Tyan sourit froidement. Sa figure ne semblait pas faite pour les larges sourires, encore moins pour les rires.

L'usage veut que le Deuxième Consacré ait le droit de pénétrer dans les appartements privés du Premier. Le Premier a aussi le droit de ne pas respecter les usages quand il a de bonnes raisons pour cela. Est-ce que ça répond à ta question ?

Oui.

Parfait. Maintenant... Veux-tu boire quelque chose ? proposa-t-il, et comme Blade acquiesçait : Très bien. Tout ce qu'on peut trouver à Kano te sera préparé. Je vais appeler un serviteur.

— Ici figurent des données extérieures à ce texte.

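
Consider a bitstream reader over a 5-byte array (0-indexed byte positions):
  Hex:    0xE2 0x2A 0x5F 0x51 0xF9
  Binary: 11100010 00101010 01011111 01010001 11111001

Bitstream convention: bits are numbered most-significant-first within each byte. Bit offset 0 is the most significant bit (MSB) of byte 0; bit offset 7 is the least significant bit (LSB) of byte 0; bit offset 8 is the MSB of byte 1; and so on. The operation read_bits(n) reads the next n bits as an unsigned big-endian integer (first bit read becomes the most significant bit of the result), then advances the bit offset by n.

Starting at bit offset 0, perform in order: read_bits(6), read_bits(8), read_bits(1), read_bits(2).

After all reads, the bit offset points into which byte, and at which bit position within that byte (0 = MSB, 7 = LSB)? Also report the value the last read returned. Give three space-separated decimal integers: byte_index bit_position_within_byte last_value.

Answer: 2 1 0

Derivation:
Read 1: bits[0:6] width=6 -> value=56 (bin 111000); offset now 6 = byte 0 bit 6; 34 bits remain
Read 2: bits[6:14] width=8 -> value=138 (bin 10001010); offset now 14 = byte 1 bit 6; 26 bits remain
Read 3: bits[14:15] width=1 -> value=1 (bin 1); offset now 15 = byte 1 bit 7; 25 bits remain
Read 4: bits[15:17] width=2 -> value=0 (bin 00); offset now 17 = byte 2 bit 1; 23 bits remain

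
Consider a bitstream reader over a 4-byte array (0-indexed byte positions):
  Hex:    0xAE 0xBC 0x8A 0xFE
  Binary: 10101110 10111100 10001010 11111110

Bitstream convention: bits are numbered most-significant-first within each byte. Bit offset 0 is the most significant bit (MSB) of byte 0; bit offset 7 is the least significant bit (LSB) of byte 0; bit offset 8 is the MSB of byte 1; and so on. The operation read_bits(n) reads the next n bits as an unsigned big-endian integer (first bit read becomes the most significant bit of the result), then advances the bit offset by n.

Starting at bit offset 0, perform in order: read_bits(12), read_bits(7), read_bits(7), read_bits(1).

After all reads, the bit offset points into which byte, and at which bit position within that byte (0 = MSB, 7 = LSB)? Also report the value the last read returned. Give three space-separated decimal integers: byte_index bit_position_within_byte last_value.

Answer: 3 3 1

Derivation:
Read 1: bits[0:12] width=12 -> value=2795 (bin 101011101011); offset now 12 = byte 1 bit 4; 20 bits remain
Read 2: bits[12:19] width=7 -> value=100 (bin 1100100); offset now 19 = byte 2 bit 3; 13 bits remain
Read 3: bits[19:26] width=7 -> value=43 (bin 0101011); offset now 26 = byte 3 bit 2; 6 bits remain
Read 4: bits[26:27] width=1 -> value=1 (bin 1); offset now 27 = byte 3 bit 3; 5 bits remain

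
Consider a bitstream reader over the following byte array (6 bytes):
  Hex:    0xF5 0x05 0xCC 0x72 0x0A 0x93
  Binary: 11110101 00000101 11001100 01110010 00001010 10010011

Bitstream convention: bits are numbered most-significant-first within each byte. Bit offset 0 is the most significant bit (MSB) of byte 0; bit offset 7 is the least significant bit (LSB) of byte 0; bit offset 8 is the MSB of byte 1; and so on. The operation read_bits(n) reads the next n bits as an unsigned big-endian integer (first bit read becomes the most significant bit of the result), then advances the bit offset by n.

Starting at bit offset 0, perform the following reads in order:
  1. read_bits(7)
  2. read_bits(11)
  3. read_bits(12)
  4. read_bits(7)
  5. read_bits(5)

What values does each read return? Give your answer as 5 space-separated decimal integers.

Answer: 122 1047 796 65 10

Derivation:
Read 1: bits[0:7] width=7 -> value=122 (bin 1111010); offset now 7 = byte 0 bit 7; 41 bits remain
Read 2: bits[7:18] width=11 -> value=1047 (bin 10000010111); offset now 18 = byte 2 bit 2; 30 bits remain
Read 3: bits[18:30] width=12 -> value=796 (bin 001100011100); offset now 30 = byte 3 bit 6; 18 bits remain
Read 4: bits[30:37] width=7 -> value=65 (bin 1000001); offset now 37 = byte 4 bit 5; 11 bits remain
Read 5: bits[37:42] width=5 -> value=10 (bin 01010); offset now 42 = byte 5 bit 2; 6 bits remain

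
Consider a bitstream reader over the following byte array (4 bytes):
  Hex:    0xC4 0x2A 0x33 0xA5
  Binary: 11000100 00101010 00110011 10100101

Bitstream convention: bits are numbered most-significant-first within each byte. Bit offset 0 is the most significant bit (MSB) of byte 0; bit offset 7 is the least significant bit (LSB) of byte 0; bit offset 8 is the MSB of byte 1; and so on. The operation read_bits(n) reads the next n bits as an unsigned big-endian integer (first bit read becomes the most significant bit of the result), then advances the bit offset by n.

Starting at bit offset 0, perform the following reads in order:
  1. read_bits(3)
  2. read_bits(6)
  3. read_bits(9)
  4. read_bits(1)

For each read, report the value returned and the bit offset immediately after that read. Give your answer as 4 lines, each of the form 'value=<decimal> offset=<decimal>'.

Answer: value=6 offset=3
value=8 offset=9
value=168 offset=18
value=1 offset=19

Derivation:
Read 1: bits[0:3] width=3 -> value=6 (bin 110); offset now 3 = byte 0 bit 3; 29 bits remain
Read 2: bits[3:9] width=6 -> value=8 (bin 001000); offset now 9 = byte 1 bit 1; 23 bits remain
Read 3: bits[9:18] width=9 -> value=168 (bin 010101000); offset now 18 = byte 2 bit 2; 14 bits remain
Read 4: bits[18:19] width=1 -> value=1 (bin 1); offset now 19 = byte 2 bit 3; 13 bits remain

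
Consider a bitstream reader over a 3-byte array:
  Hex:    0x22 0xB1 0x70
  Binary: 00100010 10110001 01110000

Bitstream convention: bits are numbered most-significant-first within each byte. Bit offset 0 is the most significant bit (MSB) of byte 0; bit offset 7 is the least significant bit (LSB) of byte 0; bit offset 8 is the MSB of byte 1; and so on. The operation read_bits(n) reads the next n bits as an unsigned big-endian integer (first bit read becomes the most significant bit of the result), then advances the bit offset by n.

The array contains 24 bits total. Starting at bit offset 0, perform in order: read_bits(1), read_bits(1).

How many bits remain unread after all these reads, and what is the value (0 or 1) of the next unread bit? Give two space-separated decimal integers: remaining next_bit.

Answer: 22 1

Derivation:
Read 1: bits[0:1] width=1 -> value=0 (bin 0); offset now 1 = byte 0 bit 1; 23 bits remain
Read 2: bits[1:2] width=1 -> value=0 (bin 0); offset now 2 = byte 0 bit 2; 22 bits remain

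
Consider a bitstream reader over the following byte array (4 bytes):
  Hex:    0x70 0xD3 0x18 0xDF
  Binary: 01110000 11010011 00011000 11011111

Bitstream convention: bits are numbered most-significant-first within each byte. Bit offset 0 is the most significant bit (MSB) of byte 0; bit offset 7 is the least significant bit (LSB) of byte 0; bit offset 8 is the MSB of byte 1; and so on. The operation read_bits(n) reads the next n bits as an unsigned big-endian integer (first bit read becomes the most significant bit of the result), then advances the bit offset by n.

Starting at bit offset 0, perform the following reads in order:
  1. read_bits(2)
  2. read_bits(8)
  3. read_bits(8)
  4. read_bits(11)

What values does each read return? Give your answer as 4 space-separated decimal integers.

Answer: 1 195 76 795

Derivation:
Read 1: bits[0:2] width=2 -> value=1 (bin 01); offset now 2 = byte 0 bit 2; 30 bits remain
Read 2: bits[2:10] width=8 -> value=195 (bin 11000011); offset now 10 = byte 1 bit 2; 22 bits remain
Read 3: bits[10:18] width=8 -> value=76 (bin 01001100); offset now 18 = byte 2 bit 2; 14 bits remain
Read 4: bits[18:29] width=11 -> value=795 (bin 01100011011); offset now 29 = byte 3 bit 5; 3 bits remain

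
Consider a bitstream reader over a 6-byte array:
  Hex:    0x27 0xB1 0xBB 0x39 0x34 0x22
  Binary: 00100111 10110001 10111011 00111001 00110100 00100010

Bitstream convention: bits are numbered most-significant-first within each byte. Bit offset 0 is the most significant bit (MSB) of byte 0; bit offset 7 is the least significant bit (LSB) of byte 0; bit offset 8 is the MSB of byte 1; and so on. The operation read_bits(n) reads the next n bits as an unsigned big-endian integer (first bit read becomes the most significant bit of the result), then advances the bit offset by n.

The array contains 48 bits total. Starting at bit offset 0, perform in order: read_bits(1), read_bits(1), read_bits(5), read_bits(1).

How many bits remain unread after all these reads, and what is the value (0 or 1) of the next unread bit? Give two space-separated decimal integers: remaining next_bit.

Answer: 40 1

Derivation:
Read 1: bits[0:1] width=1 -> value=0 (bin 0); offset now 1 = byte 0 bit 1; 47 bits remain
Read 2: bits[1:2] width=1 -> value=0 (bin 0); offset now 2 = byte 0 bit 2; 46 bits remain
Read 3: bits[2:7] width=5 -> value=19 (bin 10011); offset now 7 = byte 0 bit 7; 41 bits remain
Read 4: bits[7:8] width=1 -> value=1 (bin 1); offset now 8 = byte 1 bit 0; 40 bits remain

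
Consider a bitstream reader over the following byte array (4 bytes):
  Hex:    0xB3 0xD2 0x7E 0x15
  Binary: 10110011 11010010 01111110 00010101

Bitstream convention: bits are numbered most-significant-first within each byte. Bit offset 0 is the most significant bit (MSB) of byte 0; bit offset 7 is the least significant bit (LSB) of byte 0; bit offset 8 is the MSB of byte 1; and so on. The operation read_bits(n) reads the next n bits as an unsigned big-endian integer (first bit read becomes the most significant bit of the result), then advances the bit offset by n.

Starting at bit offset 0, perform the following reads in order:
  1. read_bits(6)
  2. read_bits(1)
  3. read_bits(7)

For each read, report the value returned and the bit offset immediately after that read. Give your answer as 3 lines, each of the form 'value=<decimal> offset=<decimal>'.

Read 1: bits[0:6] width=6 -> value=44 (bin 101100); offset now 6 = byte 0 bit 6; 26 bits remain
Read 2: bits[6:7] width=1 -> value=1 (bin 1); offset now 7 = byte 0 bit 7; 25 bits remain
Read 3: bits[7:14] width=7 -> value=116 (bin 1110100); offset now 14 = byte 1 bit 6; 18 bits remain

Answer: value=44 offset=6
value=1 offset=7
value=116 offset=14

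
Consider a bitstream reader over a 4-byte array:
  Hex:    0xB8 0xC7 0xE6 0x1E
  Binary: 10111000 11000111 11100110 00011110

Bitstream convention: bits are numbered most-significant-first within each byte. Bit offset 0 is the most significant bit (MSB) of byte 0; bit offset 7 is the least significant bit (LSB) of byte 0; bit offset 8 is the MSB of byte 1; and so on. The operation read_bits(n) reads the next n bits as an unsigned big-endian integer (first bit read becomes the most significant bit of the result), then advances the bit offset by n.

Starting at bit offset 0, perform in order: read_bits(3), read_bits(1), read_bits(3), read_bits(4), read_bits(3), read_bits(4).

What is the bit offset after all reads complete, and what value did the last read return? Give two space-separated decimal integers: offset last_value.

Answer: 18 15

Derivation:
Read 1: bits[0:3] width=3 -> value=5 (bin 101); offset now 3 = byte 0 bit 3; 29 bits remain
Read 2: bits[3:4] width=1 -> value=1 (bin 1); offset now 4 = byte 0 bit 4; 28 bits remain
Read 3: bits[4:7] width=3 -> value=4 (bin 100); offset now 7 = byte 0 bit 7; 25 bits remain
Read 4: bits[7:11] width=4 -> value=6 (bin 0110); offset now 11 = byte 1 bit 3; 21 bits remain
Read 5: bits[11:14] width=3 -> value=1 (bin 001); offset now 14 = byte 1 bit 6; 18 bits remain
Read 6: bits[14:18] width=4 -> value=15 (bin 1111); offset now 18 = byte 2 bit 2; 14 bits remain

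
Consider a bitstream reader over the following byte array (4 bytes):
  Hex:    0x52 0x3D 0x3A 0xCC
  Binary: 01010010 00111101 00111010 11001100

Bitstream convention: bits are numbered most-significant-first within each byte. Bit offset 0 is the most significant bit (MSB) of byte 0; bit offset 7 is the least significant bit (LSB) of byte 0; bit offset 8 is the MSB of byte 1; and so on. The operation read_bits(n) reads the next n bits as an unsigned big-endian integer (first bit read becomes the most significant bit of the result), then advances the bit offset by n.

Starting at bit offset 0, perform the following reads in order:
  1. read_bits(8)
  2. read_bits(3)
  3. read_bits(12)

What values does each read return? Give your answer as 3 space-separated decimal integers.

Read 1: bits[0:8] width=8 -> value=82 (bin 01010010); offset now 8 = byte 1 bit 0; 24 bits remain
Read 2: bits[8:11] width=3 -> value=1 (bin 001); offset now 11 = byte 1 bit 3; 21 bits remain
Read 3: bits[11:23] width=12 -> value=3741 (bin 111010011101); offset now 23 = byte 2 bit 7; 9 bits remain

Answer: 82 1 3741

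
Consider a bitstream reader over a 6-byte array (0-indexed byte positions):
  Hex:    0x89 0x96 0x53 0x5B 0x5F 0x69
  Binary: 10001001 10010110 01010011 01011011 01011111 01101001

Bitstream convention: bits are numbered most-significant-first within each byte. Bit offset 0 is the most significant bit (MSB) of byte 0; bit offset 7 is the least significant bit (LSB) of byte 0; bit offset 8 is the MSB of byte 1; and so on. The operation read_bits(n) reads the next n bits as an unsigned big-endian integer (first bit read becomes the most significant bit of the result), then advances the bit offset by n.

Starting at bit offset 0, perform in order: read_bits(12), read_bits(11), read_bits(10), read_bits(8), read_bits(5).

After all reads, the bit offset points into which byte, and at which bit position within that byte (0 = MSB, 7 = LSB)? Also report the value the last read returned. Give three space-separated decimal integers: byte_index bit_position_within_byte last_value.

Answer: 5 6 26

Derivation:
Read 1: bits[0:12] width=12 -> value=2201 (bin 100010011001); offset now 12 = byte 1 bit 4; 36 bits remain
Read 2: bits[12:23] width=11 -> value=809 (bin 01100101001); offset now 23 = byte 2 bit 7; 25 bits remain
Read 3: bits[23:33] width=10 -> value=694 (bin 1010110110); offset now 33 = byte 4 bit 1; 15 bits remain
Read 4: bits[33:41] width=8 -> value=190 (bin 10111110); offset now 41 = byte 5 bit 1; 7 bits remain
Read 5: bits[41:46] width=5 -> value=26 (bin 11010); offset now 46 = byte 5 bit 6; 2 bits remain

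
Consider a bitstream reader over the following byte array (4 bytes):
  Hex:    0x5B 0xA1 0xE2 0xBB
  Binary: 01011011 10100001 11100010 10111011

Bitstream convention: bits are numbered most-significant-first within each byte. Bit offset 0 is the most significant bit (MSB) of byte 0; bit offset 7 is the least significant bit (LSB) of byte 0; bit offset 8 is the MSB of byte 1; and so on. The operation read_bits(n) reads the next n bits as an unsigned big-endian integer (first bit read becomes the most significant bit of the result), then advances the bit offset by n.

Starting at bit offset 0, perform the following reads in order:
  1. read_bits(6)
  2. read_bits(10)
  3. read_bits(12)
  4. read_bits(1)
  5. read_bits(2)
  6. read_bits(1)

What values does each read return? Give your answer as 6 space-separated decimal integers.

Answer: 22 929 3627 1 1 1

Derivation:
Read 1: bits[0:6] width=6 -> value=22 (bin 010110); offset now 6 = byte 0 bit 6; 26 bits remain
Read 2: bits[6:16] width=10 -> value=929 (bin 1110100001); offset now 16 = byte 2 bit 0; 16 bits remain
Read 3: bits[16:28] width=12 -> value=3627 (bin 111000101011); offset now 28 = byte 3 bit 4; 4 bits remain
Read 4: bits[28:29] width=1 -> value=1 (bin 1); offset now 29 = byte 3 bit 5; 3 bits remain
Read 5: bits[29:31] width=2 -> value=1 (bin 01); offset now 31 = byte 3 bit 7; 1 bits remain
Read 6: bits[31:32] width=1 -> value=1 (bin 1); offset now 32 = byte 4 bit 0; 0 bits remain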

Tyan but de l'eau pure, Blade et Katerina du vin blanc frappé. Pour la première fois, Blade eut l'occasion d'examiner de plus près le Premier Consacré. L'homme était plus vieux qu'il ne l'avait cru, plus près de soixante que de cinquante ans.

Maintenant qu'il n'était plus en public, il laissait percer sa fatigue. Ses yeux profondément enfoncés étaient bordés de rouge, des rides creusaient son front et marquaient les coins de sa bouche.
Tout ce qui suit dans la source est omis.